The central aim of this Grant is to ensure that high quality investigative stories appear in the Ugandan media more regularly. The Grant Fund targets individual journalists, selected through a competitive process, to pursue promising ideas and produce well reported and well written stories over a specified period of time. Media houses will be requested to participate by allowing their journalists time off to report and write compelling stories about the key issues of our times.
ACME also provides pre-publication advising and mentoring, and will maintain a regularly updated database of investigative story ideas. This project will be broadened to cover East Africa after an initial one-year pilot in Uganda.
Specific Objectives
- To promote and strengthen probing media coverage of public issues.
- To promote and strengthen in-depth and critical reporting on key public issues that are rarely covered in the mainstream media.
- To encourage and support interested journalists to pursue enterprise and investigative reporting.
- To provide reporting tools for investigative journalists.
- To provide a database of investigative story ideas.

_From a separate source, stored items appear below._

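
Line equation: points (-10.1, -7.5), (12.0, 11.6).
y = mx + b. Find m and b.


m = (19.1)/(22.1) = 0.8643
b = y1 - m*x1 = -7.5 - (19.1*(-10.1))/(22.1) = -7.5 + 8.7290 = 1.2290

y = 0.8643x + 1.2290


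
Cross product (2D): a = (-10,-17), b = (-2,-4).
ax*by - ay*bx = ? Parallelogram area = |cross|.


cross = -10*(-4) + 17*(-2) = 40 - 34 = 6
Parallelogram area = |6| = 6

cross = 6, parallelogram area = 6


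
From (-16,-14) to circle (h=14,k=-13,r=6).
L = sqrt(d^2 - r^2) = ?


d = sqrt((-16-14)^2 + (-14+ 13)^2) = sqrt(900+1) = 30.0167
L = sqrt(901.0000 - 36) = sqrt(865.0000) = 29.4109

29.4109


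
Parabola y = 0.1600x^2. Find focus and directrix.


a = 0.1600
1/(4a) = 1.5625
Focus = (0, 1.5625)
Directrix: y = -1.5625

Focus = (0, 1.5625), Directrix: y = -1.5625


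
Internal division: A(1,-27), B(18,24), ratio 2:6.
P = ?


Px = (2*18 + 6*1)/8 = 42/8 = 5.2500
Py = (2*24 + 6*(-27))/8 = -114/8 = -14.2500

P = (5.2500, -14.2500)


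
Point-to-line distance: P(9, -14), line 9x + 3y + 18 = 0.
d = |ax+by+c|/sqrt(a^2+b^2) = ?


|9*9 + 3*(-14) + 18| = |57| = 57
sqrt(81 + 9) = sqrt(90) = 9.4868
d = 57/sqrt(90) = 6.0083

6.0083


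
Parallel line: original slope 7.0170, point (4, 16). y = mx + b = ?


Parallel lines have equal slopes.
m2 = 7.0170
b2 = 16 - 7.0170*4 = -12.0680

y = 7.0170x - 12.0680


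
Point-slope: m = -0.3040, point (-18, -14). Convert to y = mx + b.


y + 14 = -0.3040(x + 18)
y = -0.3040x - 14 + 0.3040*(-18)
y = -0.3040x - 19.4720

y = -0.3040x - 19.4720


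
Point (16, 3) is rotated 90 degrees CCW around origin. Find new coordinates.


cos(90) = 0, sin(90) = 1
x' = 16*0 - 3*1 = -3
y' = 16*1 + 3*0 = 16

(-3, 16)


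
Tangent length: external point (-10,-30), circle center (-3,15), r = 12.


d = sqrt((-10+ 3)^2 + (-30-15)^2) = sqrt(49+2025) = 45.5412
L = sqrt(2074.0000 - 144) = sqrt(1930.0000) = 43.9318

43.9318


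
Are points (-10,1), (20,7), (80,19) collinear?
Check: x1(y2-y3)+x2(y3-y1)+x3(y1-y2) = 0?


-10*(7-19) + 20*(19-1) + 80*(1-7)
= 120 + 360 - 480 = 0

Yes, collinear (determinant = 0)


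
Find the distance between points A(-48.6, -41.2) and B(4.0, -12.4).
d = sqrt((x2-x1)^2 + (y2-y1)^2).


dx = 4.0 + 48.6 = 52.6
dy = -12.4 + 41.2 = 28.8
d = sqrt(2766.76 + 829.44) = sqrt(3596.2) = 59.9683

59.9683


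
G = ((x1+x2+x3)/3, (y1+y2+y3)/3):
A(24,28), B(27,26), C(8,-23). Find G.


Gx = (24+27+8)/3 = 59/3 = 19.6667
Gy = (28+26- 23)/3 = 31/3 = 10.3333

G = (19.6667, 10.3333)


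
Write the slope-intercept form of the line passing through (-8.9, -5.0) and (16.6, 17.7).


m = (22.7)/(25.5) = 0.8902
b = y1 - m*x1 = -5.0 - (22.7*(-8.9))/(25.5) = -5.0 + 7.9227 = 2.9227

y = 0.8902x + 2.9227


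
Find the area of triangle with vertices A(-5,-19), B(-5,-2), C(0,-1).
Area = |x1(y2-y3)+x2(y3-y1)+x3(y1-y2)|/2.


-5*(-2+ 1) = 5
-5*(-1+ 19) = -90
0*(-19+ 2) = 0
sum = -85
Area = |-85|/2 = 42.5000

42.5000 sq units


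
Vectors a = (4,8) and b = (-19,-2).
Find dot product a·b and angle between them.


a·b = 4*(-19) + 8*(-2) = -76 - 16 = -92
|a| = sqrt(16+64) = 8.9443
|b| = sqrt(361+4) = 19.1050
cos(theta) = -92/(sqrt(80)*sqrt(365)) = -92/sqrt(29200) = -0.538389
theta = arccos(-92/sqrt(29200)) = 122.5741 degrees

a·b = -92, theta = 122.5741 deg


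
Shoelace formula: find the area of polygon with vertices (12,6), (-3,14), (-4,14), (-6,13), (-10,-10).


sum(xi*y_{i+1}) = 12*14 - 3*14 - 4*13 - 6*(-10) - 10*6 = 74
sum(yi*x_{i+1}) = 6*(-3) + 14*(-4) + 14*(-6) + 13*(-10) - 10*12 = -408
Area = |74 + 408|/2 = 482/2 = 241.0000

241.0000 sq units


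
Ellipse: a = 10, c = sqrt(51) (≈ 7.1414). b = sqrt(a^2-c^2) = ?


b^2 = 10^2 - (sqrt(51))^2 = 100 - 51 = 49
b = sqrt(49) = 7

b = 7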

- To publish and showcase local examples of good investigative reporting.
Target Beneficiaries
The beneficiaries will be Ugandan journalists, including those employed directly by media houses and others working independently or as freelancers or stringers.
How the Grant Works
- Access to Grant money will be open to all journalists in Uganda.
- Interested journalists are required to write a short proposal stating the subject they want to report on and why; the time it is likely to take; the cost; and the steps to be taken in the reporting.
- If the journalist is employed, his or her media house is required to provide a written undertaking granting the journalist time off to pursue the investigative project and to run the story once ready.
- Grants range from USD500 to USD2,000.
- The investigative fellows or stories to be funded are selected by an independent panel managed by ACME.
- In selecting the fellows and stories to be funded, the committee will be guided by clear criteria, which will also be available to all journalists wishing to enter the competition.
- While journalists are free to come up with their own original ideas, ACME will also run a regularly updated database of story ideas.
- ACME editors will provide pre-publication advising and mentoring.
- ACME editors will edit the final stories.
- Completed stories will be published on the ACME website and any media house will be free to publish the same or edited version of the same stories.
Funding
The initial Funding for the Investigative Reporting Grant has been provided by ACME founders Peter G. Mwesige and Bernard Tabaire.
Individuals who are interested in seeing more investigative and enterprising reporting on key public issues are encouraged to donate towards the Grant.